1 Posted by - December 29, 2021 - LATEST POSTS

James Stewart (photo right), Ralph Ellison, and Stewart’s brotherJimmy Stewart Collection

James Stewart was a leader in Oklahoma City, state and national Civil Rights movement. He worked closely with Roscoe Dunjee, editor and publisher of the Black Dispatch, a newspaper which was put out weekly in Oklahoma.

James Edward Stewart was born on September 6, 1912, in Plano, Texas to Zena Thomas Stewart and Mary Magedeline Fegalee Stewart. The family moved to Oklahoma in 1916. Four years after the move, Stewart’s father died, leaving him to help support his family.

Stewart attended Orchard Park Elementary School and later Douglass High School. There he and noted author Ralph Ellison both played in the band and became good friends. The family relocated to Wichita, Kansas in 1928. There he enrolled in the tenth grade at Wichita High School East, and the following year transferred to Wichita High School North.

After graduating high school, he enrolled at Oklahoma Colored Agricultural and Normal University. After attending only one year, he moved to Oklahoma City and married Mae Belle Hayes in 1932. The two divorced in 1934 and Stewart married Mae Lois Layne on May 12, 1942.

Stewart found work at various hotels and clubs as waiter and custodian. After connecting with publisher Roscoe Dunjee, he began writing a weekly column, “Jimmy Says,” for the Black Dispatch. Because he was acquainted with a top official at Oklahoma Natural Gas Company, Stewart gained employment as a janitor in June 1937; in September 1940 he was named manager of the company’s eastside office Northeast Fourth Street.
He volunteered during World War II for the U.S. Marines in 1943. He was assigned to the Fifty-First Defense Battalion. He was honorably discharged in 1945.

He served as president of the Oklahoma City branch of the National Association for the Advancement of Colored People (NAACP), as well as of the state chapter. Stewart served on the NAACP national board for eight three-year terms. Through his work with Dunjee and the Black Dispatch, his outreach extended across the state and nation. In July 1982, Stewart was elected chairman of the Oklahoma City Urban Renewal Authority. In 1984 Gov. George Nigh appointed him to the State Narcotics and Controlled Drug Commission.

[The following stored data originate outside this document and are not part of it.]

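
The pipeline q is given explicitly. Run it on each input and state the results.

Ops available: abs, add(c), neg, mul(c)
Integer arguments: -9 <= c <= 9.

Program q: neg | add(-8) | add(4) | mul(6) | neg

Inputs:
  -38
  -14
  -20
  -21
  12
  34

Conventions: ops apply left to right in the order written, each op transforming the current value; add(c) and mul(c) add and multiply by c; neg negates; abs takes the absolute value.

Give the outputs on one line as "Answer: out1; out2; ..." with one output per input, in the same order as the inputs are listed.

Execution, op by op:
  -38 -> 38 -> 30 -> 34 -> 204 -> -204
  -14 -> 14 -> 6 -> 10 -> 60 -> -60
  -20 -> 20 -> 12 -> 16 -> 96 -> -96
  -21 -> 21 -> 13 -> 17 -> 102 -> -102
  12 -> -12 -> -20 -> -16 -> -96 -> 96
  34 -> -34 -> -42 -> -38 -> -228 -> 228

-204; -60; -96; -102; 96; 228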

He was president of Oklahomans for Progress, which was dedicated to the elimination of inequities based on race.

Stewart received numerous awards including the Service to Mankind award from the Sertoma Club of Oklahoma City and in 1976 accepted the Golden Plate award from the NAACP. In 1980 a section of Northeast Fourth Street was named James E. Stewart Industrial Park. He was inducted into the Afro-American Hall of Fame by the Ntu Art Association (located at the Kirkpatrick Center in Oklahoma City) and in 1986 into the Oklahoma Hall of Fame. James E. Stewart died on April 13, 1997.